What is the action of the following reagent on ethanoic acid?
$LiAl{H_4}/{H_3}{O^ + }$.

Answer 1

Alcohols when oxidized convert to aldehydes or ketones. Aldehydes when oxidized convert to carboxylic acids. The reducing agents such as Lithium Aluminum hydride reduce carboxylic acids to alcohols straight away because they have strong reducing properties. Addition of hydrogen is referred to as reduction.

Complete answer:
Lithium aluminium hydride in the presence of an acid is a strong reducing agent that will reduce a carboxylic acid to corresponding alcohol with the same carbon number. No aldehyde will be formed because of the strong reducing action of this particular reducing agent.
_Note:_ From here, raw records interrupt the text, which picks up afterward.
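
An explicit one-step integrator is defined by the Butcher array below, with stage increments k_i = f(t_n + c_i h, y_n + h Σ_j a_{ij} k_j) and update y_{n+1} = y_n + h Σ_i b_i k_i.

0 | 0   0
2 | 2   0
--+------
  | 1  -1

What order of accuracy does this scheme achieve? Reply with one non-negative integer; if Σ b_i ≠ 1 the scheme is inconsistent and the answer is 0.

b = (1, -1)
c = (0, 2)
Σ b_i: 1·1 + (-1)·1 = 0 ≠ 1 ⇒ order 0.

0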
In this case the hydrogens will be added to the carbon and so the basic definition of reduction, which is related to the direct addition of hydrogens is sufficient.
Since ethanoic acid is a two carbon carboxylic acid, a two carbon alcohol will be formed with - OH attached to the same carbon atom to which carboxylic acid group - COOH was attached.
The reaction is shown below:
$C{H_3} - COOH\mathop {\mathop \to \limits_{{H_3}{O^ + }} }\limits^{LiAl{H_4}} C{H_3} - C{H_2} - OH$
By successive replacement of oxygen atoms attached to the carbon by hydrogen atoms, the $- COOH$ group has been reduced to $- C{H_2} - OH$ group by $LiAl{H_4}$.
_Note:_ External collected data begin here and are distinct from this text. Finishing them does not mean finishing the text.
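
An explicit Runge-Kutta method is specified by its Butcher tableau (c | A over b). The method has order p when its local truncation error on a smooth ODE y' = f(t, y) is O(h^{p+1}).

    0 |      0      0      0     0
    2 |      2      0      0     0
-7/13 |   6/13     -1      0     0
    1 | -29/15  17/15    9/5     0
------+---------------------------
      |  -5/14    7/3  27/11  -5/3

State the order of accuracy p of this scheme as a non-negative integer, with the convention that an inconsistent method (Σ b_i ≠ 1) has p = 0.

0

b = (-5/14, 7/3, 27/11, -5/3)
c = (0, 2, -7/13, 1)
Ac = (0, 0, -2, 253/195)
Σ b_i: (-5/14)·1 + 7/3·1 + 27/11·1 + (-5/3)·1 = 1277/462 ≠ 1 ⇒ order 0.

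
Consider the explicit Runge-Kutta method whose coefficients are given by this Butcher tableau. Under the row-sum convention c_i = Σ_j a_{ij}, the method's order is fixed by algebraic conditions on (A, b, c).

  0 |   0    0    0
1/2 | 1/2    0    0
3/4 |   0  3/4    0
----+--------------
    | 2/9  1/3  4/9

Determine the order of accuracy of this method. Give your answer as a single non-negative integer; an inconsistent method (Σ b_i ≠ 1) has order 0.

b = (2/9, 1/3, 4/9)
c = (0, 1/2, 3/4)
Ac = (0, 0, 3/8)
Σ b_i: 2/9·1 + 1/3·1 + 4/9·1 = 1 ✓
b·c: 1/3·1/2 + 4/9·3/4 = 1/2 ✓
b·c²: 1/3·1/4 + 4/9·9/16 = 1/3 ✓
b·Ac: 4/9·3/8 = 1/6 ✓; 3 stages ⇒ order 3.

3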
Therefore, ethanol is formed as a result of the reduction of ethanoic acid by Lithium aluminium hydride in the presence of an acid.

Note: Lithium aluminium hydride, commonly abbreviated to LAH, is an inorganic compound with the chemical formula $LiAl{H_4}$. Acetaldehyde is not formed because Lithium aluminium hydride is a strong reducing agent.